A
llongée en culotte sur le lit, devant un film d’horreur aussi choquant que la nouvelle coiffure du professeur d’art dramatique, je m’endormais, chose passablement rare. Mais de plus en plus fréquente depuis que j’étais entrée à UCLA. La vie à Los Angeles avait beau être cool et relativement trépidante, il manquait quelque chose, il manquait toujours quelque chose en fait, aucun endroit au monde ne semblait pouvoir me satisfaire. Les premiers jours, c’était toujours grisant, surprenant, intéressant, et puis les semaines passaient et l’envie de partir me reprenait. Ici ou ailleurs, je n’arrivais pas à trouver une maison. Un lieu, un espace où je voudrai rester, m’installer, vieillir. J’étais une éternelle insatisfaite, et je finissais par avoir peur de mes propres envies. Est ce que j’allais passer ma à barouder à droite à gauche ou est ce que j’allais finir par trouver une ville où je me sentirai enfin à l’aise ? Question. Bonne question. Stop. Je devais arrêter de réfléchir, déjà parce qu’à l’évidence mon cas nécessitait des mois de psychanalyse et aussi parce que chaque minute passée à monologuer mentalement sur mon futur me faisait revenir à mon passé, à mes parents et à Eliana, et ça, je refusais. L’écran de l’Iphone s’est allumé et les vibrations m’ont tiré de mes réflexions morbides, au moment même où la blonde en débardeur blanc mouillé sans soutif plus culotte/string se faisait enfin rattraper par Freddy. J’ai décroché. Dix minutes plus tard j’avais enfilé un jean, des converses et je déboulais dans le bar, celui juste à côté de l’université où tout le monde se rejoignait toujours après les cours.
Je m’ennuyais. Et j’en étais au sixième verre de whisky-coca-redbull, c’est pour dire. Une heure que la conversation tournait autour du cul du nouveau stagiaire d’art dramatique, cul que je n’avais pas eu l’occasion d’apprécier. Une heure donc à parler de quelqu’un que je ne connaissais pas. Aucun intérêt. Déjà en temps normal parler des autres c’était pas tellement mon truc, parler tout court c’était pas tellement mon truc, j’étais plutôt le genre à faire qu’à dire. Je m’étais laissée aller à regarder les lumières de la rue à travers la fenêtre quand j’ai senti cette main sur ma hanche et cette voix que je connaissais si bien couler dans mon oreille. Lachlan. Merci. Merci, merci, merci.
« Tu veux que je te laisse avec tes potes ? » J’ai ravalé de justesse un non un peu trop précipité, qui, d’après ma tante, pouvait vexer, parce que, règle numéro un en société : ne jamais montrer que l’on s’ennuie. Et règle numéro deux, ne pas être attirée par le garçon qui t’enseigne plus ou moins la photographie et avec qui tu passes trop de temps. Sur ce point là, j’étais, je pense, en train d'enfreindre la règle. Un autre sujet auquel j’évitais de penser. Penser c’est mal.

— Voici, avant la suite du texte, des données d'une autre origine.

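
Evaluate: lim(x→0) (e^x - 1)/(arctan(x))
This is a 0/0 indeterminate form.

Apply L'Hôpital's rule: differentiate numerator and denominator separately.
  f(x) = e^(x) - 1   ⇒   f'(x) = e^(x)
  g(x) = atan(x)   ⇒   g'(x) = 1/(x^2 + 1)
  lim(x→0) f'(x)/g'(x) = lim(x→0) (e^(x))/(1/(x^2 + 1))
  = 1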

« Surtout pas » J’ai chuchoté, droit dans le creux de son oreille et j’ai presque hurlé le reste de la phrase
« Doch ! Comment ton oncle ? Ca va pas. Ca se voit que ça va pas. T’as besoin d’en parler. T’as besoin d’air. Je t’accompagne. » J’ai attrapé mon portable posé sur la table, lancé un bref signe de main au petit groupe et je l’ai attrapé par le bras en le tirant vers la foule, vers la sortie, ou l’entrée ça dépend comment on voit les choses.
« On s'en va vite » Dehors, je respire enfin.
« Tu viens de donner vie à la définition de tomber à pic, tu le sais ça ? Merci, j'en tomberai presque amoureuse de toi » Je l’adorais, Jésus, je l’adorais, tous les jours et ce soir, encore plus. Lui, ses blagues nulles, son sourire, ses yeux, son mystère et tout le reste. Je l’embrasse sur la joue et lui lance un sourire espiègle.
« Maintenant on va acheter à boire, trouver un toit où grimper et tu vas me raconter comment va ton oncle imaginaire atteint d’un cancer du pancréas ». Ma soirée commençait enfin, même si, j'aurai raisonnablement dû m'éloigner de Lachlan parce que les choses commençaient à irrémédiablement m'échapper et que j'en étais arrivée à avoir peur de lui, et de l'état d'esprit dans lequel j'étais quand il était dans les parages. Mais j'étais déraisonnable, malheureusement.